Following their rapid increase in popularity, the FAA has issued new guidelines stating that no drone could fly in the US without first being registered.
The new FAA policy announced Monday is intended to help the US government track drones, in light of about 100 UAVs reported monthly to have flown dangerously near passenger airliners.
Drones and model airplanes are forbidden in US airspace to fly higher than 122 meters or within 8 kilometers of an airport.
According to the FAA, some 800,000 drones will be purchased in the US by the end of the year, bringing the total number of drones sold in 2015 to about 1.6 million.
In the case of violations, officials will be easily able to find the drone's owner by a unique registration number.
"Registration gives us the opportunity to educate these new airspace users before they fly so they know the airspace rules and understand they are accountable to the public for flying responsibly," said FAA Administrator Huerta.

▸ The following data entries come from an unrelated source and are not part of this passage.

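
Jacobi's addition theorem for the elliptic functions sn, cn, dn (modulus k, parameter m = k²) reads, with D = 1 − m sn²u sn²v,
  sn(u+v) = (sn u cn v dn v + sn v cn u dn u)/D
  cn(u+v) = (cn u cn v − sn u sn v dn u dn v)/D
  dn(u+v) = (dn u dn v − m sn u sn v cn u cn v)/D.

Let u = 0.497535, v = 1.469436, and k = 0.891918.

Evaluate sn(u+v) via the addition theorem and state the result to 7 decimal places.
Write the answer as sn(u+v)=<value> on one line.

sn(u+v)=0.9918179

sn u = 0.4636562073930996, cn u = 0.8860151925028414, dn u = 0.9104844451230885
sn v = 0.9287446964543366, cn v = 0.3707199600883962, dn v = 0.5601900549503095
m = k² = 0.795517718724
D = 1 − m·sn²u·sn²v = 0.852485501329913
sn(u+v) = (sn u·cn v·dn v + sn v·cn u·dn u)/D = 0.8455103500452819/0.852485501329913 = 0.9918178652026931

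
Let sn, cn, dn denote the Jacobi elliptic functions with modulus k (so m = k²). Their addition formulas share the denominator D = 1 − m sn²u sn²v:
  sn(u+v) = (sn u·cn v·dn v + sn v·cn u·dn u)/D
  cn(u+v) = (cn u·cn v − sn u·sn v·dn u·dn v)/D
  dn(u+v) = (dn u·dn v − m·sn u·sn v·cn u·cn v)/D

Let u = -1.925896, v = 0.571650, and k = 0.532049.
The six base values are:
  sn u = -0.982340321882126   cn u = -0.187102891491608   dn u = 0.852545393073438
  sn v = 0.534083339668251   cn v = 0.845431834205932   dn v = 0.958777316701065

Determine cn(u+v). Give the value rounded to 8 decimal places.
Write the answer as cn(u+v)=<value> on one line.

m = k² = 0.283076138401
D = 1 − m·sn²u·sn²v = 0.9220806599646018
cn(u+v) = (cn u·cn v − sn u·sn v·dn u·dn v)/D = 0.2706680983030374/0.9220806599646018 = 0.2935405871254562

cn(u+v)=0.29354059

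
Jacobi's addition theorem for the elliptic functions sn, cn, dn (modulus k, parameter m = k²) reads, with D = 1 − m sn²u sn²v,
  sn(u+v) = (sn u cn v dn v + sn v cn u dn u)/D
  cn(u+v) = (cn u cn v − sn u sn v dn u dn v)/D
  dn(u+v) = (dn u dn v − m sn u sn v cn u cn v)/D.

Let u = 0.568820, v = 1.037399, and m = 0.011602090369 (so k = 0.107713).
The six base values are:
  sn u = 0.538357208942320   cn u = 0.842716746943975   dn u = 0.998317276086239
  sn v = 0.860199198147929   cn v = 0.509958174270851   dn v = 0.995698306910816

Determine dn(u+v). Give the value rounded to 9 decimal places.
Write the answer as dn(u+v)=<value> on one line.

dn(u+v)=0.994187513

m = k² = 0.011602090369
D = 1 − m·sn²u·sn²v = 0.9975118567726173
dn(u+v) = (dn u·dn v − m·sn u·sn v·cn u·cn v)/D = 0.9917138318763397/0.9975118567726173 = 0.9941875128030692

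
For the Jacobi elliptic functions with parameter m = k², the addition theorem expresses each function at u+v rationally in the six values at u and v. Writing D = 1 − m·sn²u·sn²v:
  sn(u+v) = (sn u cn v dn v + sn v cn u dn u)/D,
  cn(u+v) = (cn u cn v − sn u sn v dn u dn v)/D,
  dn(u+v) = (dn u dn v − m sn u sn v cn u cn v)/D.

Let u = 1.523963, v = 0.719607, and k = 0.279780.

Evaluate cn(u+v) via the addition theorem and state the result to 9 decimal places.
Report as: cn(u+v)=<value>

sn u = 0.9971243591685351, cn u = 0.07578266525227348, dn u = 0.9602982331064109
sn v = 0.6557911721026648, cn v = 0.7549423412368743, dn v = 0.9830239555659827
m = k² = 0.0782768484
D = 1 − m·sn²u·sn²v = 0.9665294294261177
cn(u+v) = (cn u·cn v − sn u·sn v·dn u·dn v)/D = -0.560072603769168/0.9665294294261177 = -0.5794677189516249

cn(u+v)=-0.579467719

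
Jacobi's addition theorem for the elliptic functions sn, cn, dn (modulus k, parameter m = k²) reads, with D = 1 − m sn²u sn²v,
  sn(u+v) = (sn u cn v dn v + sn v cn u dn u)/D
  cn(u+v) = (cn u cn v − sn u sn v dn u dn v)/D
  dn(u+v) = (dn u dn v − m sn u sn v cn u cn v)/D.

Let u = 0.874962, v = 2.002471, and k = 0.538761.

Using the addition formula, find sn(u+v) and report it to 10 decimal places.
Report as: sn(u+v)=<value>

sn(u+v)=0.5071872190

sn u = 0.7494975359412127, cn u = 0.6620071326036076, dn u = 0.9148472692816621
sn v = 0.9691826302468101, cn v = -0.2463433157767326, dn v = 0.8528488897274831
m = k² = 0.290263415121
D = 1 − m·sn²u·sn²v = 0.8468404916257361
sn(u+v) = (sn u·cn v·dn v + sn v·cn u·dn u)/D = 0.4295066738911756/0.8468404916257361 = 0.5071872190081783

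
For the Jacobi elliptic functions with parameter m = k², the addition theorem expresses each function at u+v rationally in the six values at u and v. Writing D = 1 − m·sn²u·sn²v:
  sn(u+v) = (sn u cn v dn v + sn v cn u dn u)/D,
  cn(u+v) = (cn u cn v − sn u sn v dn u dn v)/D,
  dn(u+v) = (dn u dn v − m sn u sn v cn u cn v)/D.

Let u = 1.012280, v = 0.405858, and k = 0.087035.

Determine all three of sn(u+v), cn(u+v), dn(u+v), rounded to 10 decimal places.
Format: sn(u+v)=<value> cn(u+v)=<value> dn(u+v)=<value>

sn(u+v)=0.9880022841 cn(u+v)=0.1544392651 dn(u+v)=0.9962959329

sn u = 0.8474769720708753, cn u = 0.5308321597356181, dn u = 0.9972760094642014
sn v = 0.3947321761917986, cn v = 0.9187962282676648, dn v = 0.9994096750543227
m = k² = 0.007575091225
D = 1 − m·sn²u·sn²v = 0.9991522872062542
sn(u+v) = (sn u·cn v·dn v + sn v·cn u·dn u)/D = 0.9871647419304146/0.9991522872062542 = 0.9880022841069021
cn(u+v) = (cn u·cn v − sn u·sn v·dn u·dn v)/D = 0.1543083449426731/0.9991522872062542 = 0.1544392650835411
dn(u+v) = (dn u·dn v − m·sn u·sn v·cn u·cn v)/D = 0.9954513601157747/0.9991522872062542 = 0.9962959329244717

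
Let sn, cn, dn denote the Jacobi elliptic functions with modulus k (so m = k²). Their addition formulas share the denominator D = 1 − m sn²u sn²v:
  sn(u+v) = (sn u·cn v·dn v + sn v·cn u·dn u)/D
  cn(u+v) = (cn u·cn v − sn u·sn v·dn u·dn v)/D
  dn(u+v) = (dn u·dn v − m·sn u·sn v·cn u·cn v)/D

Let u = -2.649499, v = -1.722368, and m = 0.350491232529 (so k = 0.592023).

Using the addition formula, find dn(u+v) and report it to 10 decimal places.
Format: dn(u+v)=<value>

sn u = -0.7242617560139153, cn u = -0.6895251328092689, dn u = 0.9034091208015403
sn v = -0.9998385761602021, cn v = 0.01796723745988189, dn v = 0.8059912615029773
m = k² = 0.350491232529
D = 1 − m·sn²u·sn²v = 0.8162073909354821
dn(u+v) = (dn u·dn v − m·sn u·sn v·cn u·cn v)/D = 0.7312842295700158/0.8162073909354821 = 0.8959539422105293

dn(u+v)=0.8959539422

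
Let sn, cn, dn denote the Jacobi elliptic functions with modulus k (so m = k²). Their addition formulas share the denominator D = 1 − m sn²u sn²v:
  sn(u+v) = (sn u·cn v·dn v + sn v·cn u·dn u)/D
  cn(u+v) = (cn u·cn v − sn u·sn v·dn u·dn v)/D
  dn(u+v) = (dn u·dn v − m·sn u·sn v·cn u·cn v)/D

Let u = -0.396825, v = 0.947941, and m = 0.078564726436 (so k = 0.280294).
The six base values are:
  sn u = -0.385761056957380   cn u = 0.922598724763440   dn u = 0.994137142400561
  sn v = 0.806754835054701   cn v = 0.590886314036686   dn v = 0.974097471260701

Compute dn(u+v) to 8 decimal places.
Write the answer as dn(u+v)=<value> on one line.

dn(u+v)=0.98924318

m = k² = 0.078564726436
D = 1 − m·sn²u·sn²v = 0.9923906506661244
dn(u+v) = (dn u·dn v − m·sn u·sn v·cn u·cn v)/D = 0.9817156844510644/0.9923906506661244 = 0.9892431813944493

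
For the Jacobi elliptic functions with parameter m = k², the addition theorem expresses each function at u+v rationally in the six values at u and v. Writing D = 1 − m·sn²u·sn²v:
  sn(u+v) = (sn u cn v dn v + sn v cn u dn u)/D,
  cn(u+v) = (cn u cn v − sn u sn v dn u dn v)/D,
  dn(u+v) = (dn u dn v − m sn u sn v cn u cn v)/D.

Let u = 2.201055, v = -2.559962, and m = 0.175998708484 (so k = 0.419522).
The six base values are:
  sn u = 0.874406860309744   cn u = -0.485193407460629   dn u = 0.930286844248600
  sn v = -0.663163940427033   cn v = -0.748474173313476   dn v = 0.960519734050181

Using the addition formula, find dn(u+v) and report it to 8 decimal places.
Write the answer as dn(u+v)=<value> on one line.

dn(u+v)=0.98916043

m = k² = 0.175998708484
D = 1 − m·sn²u·sn²v = 0.9408195313174275
dn(u+v) = (dn u·dn v − m·sn u·sn v·cn u·cn v)/D = 0.9306214524821124/0.9408195313174275 = 0.9891604303526366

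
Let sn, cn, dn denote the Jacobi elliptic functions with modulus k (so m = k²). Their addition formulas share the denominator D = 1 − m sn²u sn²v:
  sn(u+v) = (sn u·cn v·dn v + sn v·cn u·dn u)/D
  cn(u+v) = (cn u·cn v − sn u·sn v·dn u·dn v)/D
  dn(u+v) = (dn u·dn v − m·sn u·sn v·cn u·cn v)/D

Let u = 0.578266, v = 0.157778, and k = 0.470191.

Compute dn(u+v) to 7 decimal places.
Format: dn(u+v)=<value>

sn u = 0.5409957721037603, cn u = 0.8410253114894083, dn u = 0.9671066227769545
sn v = 0.1569820175864687, cn v = 0.9876014611949912, dn v = 0.9972722084610407
m = k² = 0.221079576481
D = 1 − m·sn²u·sn²v = 0.9984054572065043
dn(u+v) = (dn u·dn v − m·sn u·sn v·cn u·cn v)/D = 0.94887363605508/0.9984054572065043 = 0.9503890721010158

dn(u+v)=0.9503891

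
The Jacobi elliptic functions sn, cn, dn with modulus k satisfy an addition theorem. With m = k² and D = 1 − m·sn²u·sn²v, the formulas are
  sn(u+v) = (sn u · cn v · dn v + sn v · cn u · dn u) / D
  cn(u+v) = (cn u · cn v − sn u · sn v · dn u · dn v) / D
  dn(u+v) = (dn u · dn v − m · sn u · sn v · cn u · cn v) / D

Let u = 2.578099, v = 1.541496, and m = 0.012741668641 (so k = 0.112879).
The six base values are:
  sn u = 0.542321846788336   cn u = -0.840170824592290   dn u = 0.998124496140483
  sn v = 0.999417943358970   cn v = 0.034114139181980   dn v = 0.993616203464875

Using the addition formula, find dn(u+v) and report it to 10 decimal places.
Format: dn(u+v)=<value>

m = k² = 0.012741668641
D = 1 − m·sn²u·sn²v = 0.9962568710292032
dn(u+v) = (dn u·dn v − m·sn u·sn v·cn u·cn v)/D = 0.9919506119829433/0.9962568710292032 = 0.995677561509

dn(u+v)=0.9956775615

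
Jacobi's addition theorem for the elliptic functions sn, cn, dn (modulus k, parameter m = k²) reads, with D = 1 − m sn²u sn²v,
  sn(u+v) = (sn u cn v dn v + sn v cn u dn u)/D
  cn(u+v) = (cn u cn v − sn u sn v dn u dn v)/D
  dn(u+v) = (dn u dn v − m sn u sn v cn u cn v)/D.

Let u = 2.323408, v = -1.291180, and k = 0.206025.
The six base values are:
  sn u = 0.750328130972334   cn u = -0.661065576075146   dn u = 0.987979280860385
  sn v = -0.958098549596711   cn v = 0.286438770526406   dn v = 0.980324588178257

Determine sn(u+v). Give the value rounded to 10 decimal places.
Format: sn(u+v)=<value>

sn(u+v)=0.8552068665

m = k² = 0.042446300625
D = 1 − m·sn²u·sn²v = 0.9780637357388521
sn(u+v) = (sn u·cn v·dn v + sn v·cn u·dn u)/D = 0.8364468226598868/0.9780637357388521 = 0.8552068664809614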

The registration process for drones weighing from 250 grams to 25 kilograms is promised by the agency to be user-friendly. The cost is anticipated to be $5 and be renewed every three years.
To complete the registration procedure, a drone owner must provide name, billing address and email to allow for identity and credit card payments to be verified, according to the FAA.
Over the past year drone owner profiles have been analyzed and results unsurprisingly show that most have little or no aviation experience.
"Make no mistake: unmanned aircraft enthusiast are aviators, and with that title comes a great deal of responsibility," said U.S. Transportation Secretary Anthony Foxx.
"They have the responsibility to fly safely, and there are rules and regulations that apply to them," said Deputy FAA Administrator Michael Whitaker.
Not everybody is excited about the new measures. The Indiana-based Academy of Model Aeronautics based in the town of Muncie claims the new requirements are an "unnecessary burden for our more than 185,000 members who have been operating safely for decades."
According to the modeling academy, the new procedure contradicts with a 2012 law enacted by Congress that prohibits the FAA from regulating unmanned aerial systems used by its members. But the drone registration requirement doesn't indicate that the FAA has broken a law, said Whitaker.
The new FAA requirements saw large support from aviation organizations and private companies, who joined the Agency to call on consumers to promote safety.
The new measures are due primarily to rising concerns that drones, like birds, can be sucked into aircraft engines and cause accidents.
At least 28 incidents were reported in 2015 in which pilots had to quickly deviate from course after drones were spotted in their flight path.